Collemopsidiales

Scientific classification
- Kingdom: Fungi
- Division: Ascomycota
- Class: Dothideomycetes
- Order: Collemopsidiales Pérez-Ortega, Garrido-Benavent & Grube, 2016
- Families: Xanthopyreniaceae;

= Collemopsidiales =

Order of fungi

Collemopsidiales is an order of fungi in the class Dothideomycetes. First circumscribed by Sergio Pérez-Ortega, Isaac Garrido-Benavent and Martin Grube in 2016, it contains a single family, Xanthopyreniaceae.

==Taxonomy==

Collemopsidales is an order of lichenised and lichenicolous (lichen-dwelling) ascomycetes, proposed in 2016 by Sergio Pérez-Ortega, Isaac Garrido-Benavent and Martin Grube. The protologue designates Collemopsidium as the type genus. Six-locus molecular phylogenetic analyses place the Xanthopyreniaceae—the sole family assigned to the order—within the superclass Dothideomyceta, but its exact affinity to the classes Dothideomycetes and Arthoniomycetes remains unresolved. To reflect this independent lineage the authors erected Collemopsidales, encompassing Collemopsidium (paraphyletic in its broad sense) together with the lichenicolous genus Zwackhiomyces. A relaxed-clock analysis (methods that allow for varying rates of molecular evolution across different branches of a phylogenetic tree) suggests that the crown group of the order originated about 230 million years ago, during the Triassic.

==Description==

Members of Collemopsidales form thin, crust-like thalli that adhere tightly to the surface they occupy (crustose growth).

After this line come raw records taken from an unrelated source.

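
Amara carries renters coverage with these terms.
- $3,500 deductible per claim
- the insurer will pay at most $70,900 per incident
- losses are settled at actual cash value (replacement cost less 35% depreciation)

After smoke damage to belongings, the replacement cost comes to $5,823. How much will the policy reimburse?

$284.95

Depreciate 35%: the covered value is $5,823 × 0.65 = $3,784.95.
Less the $3,500 deductible: $3,784.95 − $3,500 = $284.95.
$284.95 ≤ $70,900, so the limit doesn't bind; insurer pays $284.95.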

Most species live directly on rock, either on the surface or boring into it, while others parasitise the thalli of existing lichens (lichenicolous). In every case the fungal partner associates with cyanobacteria, which may occur as fine filaments or as single spherical cells, thereby providing the photosynthetic component of the lichen symbiosis.